Crime & Courts

Judge: Thank-you cards for arrest are relevant

WOODSTOCK – A woman’s thank-you cards to officers who arrested her fiance on drug charges, including to a detective with whom she allegedly had a sexual relationship, are relevant to the case, a judge ruled Thursday.

McHenry County Judge Sharon Prather turned over copies of the cards to Hal Stinespring, the attorney for Christopher L. Branham.

Prather also ordered statements from now-deputy Jason Novak be turned over, but said that any other materials that were part of a McHenry County Sheriff’s Office internal investigation are irrelevant.

Branham, 43, of Crystal Lake, was arrested in April 2011 and charged with multiple felony drug counts.

According to court documents, his fiance had contacted police about drugs in the home they shared. She was put into contact with then-detective Novak of the narcotics division.

On a day when Branham wasn’t home, the woman gave officers permission to search the home, and they allegedly found drugs including morphine, Oxycontin and methadone.

Branham was arrested the next day. As his fiance tried to raise his bail money, she was contacted by Novak, whom she had begun calling “Slick.”

She eventually went to Novak’s home and performed a sex act on him, court documents show.

Assistant State’s Attorney Michael Combs, who also is chief of the Criminal Division, had argued that the sheriff’s office shouldn’t have to turn over the internal documents because Novak’s file is confidential.

But Stinespring said he has concerns over whether Novak was abusing his power as an officer and the effect his position had on the woman – and the case.

When you have someone in a position of power, it changes they way people respond, Stinespring said.

“Could he have asked her to do certain things? Could he have asked her to manipulate the evidence? The cards, did he ask her to do that because he knew this could backfire?” Stinespring said. “Everything gets destroyed based on this relationship. You don’t know what’s real anymore.”
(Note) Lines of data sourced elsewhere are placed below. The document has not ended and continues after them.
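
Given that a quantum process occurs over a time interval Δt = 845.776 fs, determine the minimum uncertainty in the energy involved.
389.117 μeV

Using the energy-time uncertainty principle:
ΔEΔt ≥ ℏ/2

The minimum uncertainty in energy is:
ΔE_min = ℏ/(2Δt)
ΔE_min = (1.055e-34 J·s) / (2 × 8.458e-13 s)
ΔE_min = 6.234e-23 J = 389.117 μeV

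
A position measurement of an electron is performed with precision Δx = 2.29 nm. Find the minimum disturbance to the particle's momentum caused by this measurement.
2.303 × 10^-26 kg·m/s

The uncertainty principle implies that measuring position disturbs momentum:
ΔxΔp ≥ ℏ/2

When we measure position with precision Δx, we necessarily introduce a momentum uncertainty:
Δp ≥ ℏ/(2Δx)
Δp_min = (1.055e-34 J·s) / (2 × 2.290e-09 m)
Δp_min = 2.303e-26 kg·m/s

The more precisely we measure position, the greater the momentum disturbance.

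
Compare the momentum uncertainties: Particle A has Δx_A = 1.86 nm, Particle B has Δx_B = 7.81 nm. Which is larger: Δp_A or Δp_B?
Particle A has the larger minimum momentum uncertainty, by a factor of 4.20.

For each particle, the minimum momentum uncertainty is Δp_min = ℏ/(2Δx):

Particle A: Δp_A = ℏ/(2×1.860e-09 m) = 2.835e-26 kg·m/s
Particle B: Δp_B = ℏ/(2×7.810e-09 m) = 6.751e-27 kg·m/s

Ratio: Δp_A/Δp_B = 4.20

Since Δp_min ∝ 1/Δx, the particle with smaller position uncertainty (A) has larger momentum uncertainty.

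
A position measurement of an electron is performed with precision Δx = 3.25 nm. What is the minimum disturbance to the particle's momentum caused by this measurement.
1.622 × 10^-26 kg·m/s

The uncertainty principle implies that measuring position disturbs momentum:
ΔxΔp ≥ ℏ/2

When we measure position with precision Δx, we necessarily introduce a momentum uncertainty:
Δp ≥ ℏ/(2Δx)
Δp_min = (1.055e-34 J·s) / (2 × 3.250e-09 m)
Δp_min = 1.622e-26 kg·m/s

The more precisely we measure position, the greater the momentum disturbance.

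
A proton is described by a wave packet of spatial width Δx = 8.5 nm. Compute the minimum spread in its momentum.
6.203 × 10^-27 kg·m/s

For a wave packet, the spatial width Δx and momentum spread Δp are related by the uncertainty principle:
ΔxΔp ≥ ℏ/2

The minimum momentum spread is:
Δp_min = ℏ/(2Δx)
Δp_min = (1.055e-34 J·s) / (2 × 8.500e-09 m)
Δp_min = 6.203e-27 kg·m/s

A wave packet cannot have both a well-defined position and well-defined momentum.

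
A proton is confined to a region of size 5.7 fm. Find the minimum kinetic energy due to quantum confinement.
159.663 keV

Using the uncertainty principle:

1. Position uncertainty: Δx ≈ 5.700e-15 m
2. Minimum momentum uncertainty: Δp = ℏ/(2Δx) = 9.251e-21 kg·m/s
3. Minimum kinetic energy:
   KE = (Δp)²/(2m) = (9.251e-21)²/(2 × 1.673e-27 kg)
   KE = 2.558e-14 J = 159.663 keV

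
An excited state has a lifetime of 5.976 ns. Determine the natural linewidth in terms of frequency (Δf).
13.316 MHz

Using the energy-time uncertainty principle and E = hf:
ΔEΔt ≥ ℏ/2
hΔf·Δt ≥ ℏ/2

The minimum frequency uncertainty is:
Δf = ℏ/(2hτ) = 1/(4πτ)
Δf = 1/(4π × 5.976e-09 s)
Δf = 1.332e+07 Hz = 13.316 MHz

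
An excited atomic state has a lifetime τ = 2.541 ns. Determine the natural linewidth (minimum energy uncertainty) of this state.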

Combs said the sheriff’s office did nothing wrong in its investigation, and he feels confident he can prove
that at an evidentiary hearing.

“My position is that [the notes] rebut any claim of impropriety by members of the department,” Combs said. “If she’s thanking them for their work, then that proves that the sheriff’s department’s investigation was on the level.”

Sheriff Keith Nygren previously said Novak, who was hired in 2007, was demoted from detective to patrol and was suspended for 10 days without pay.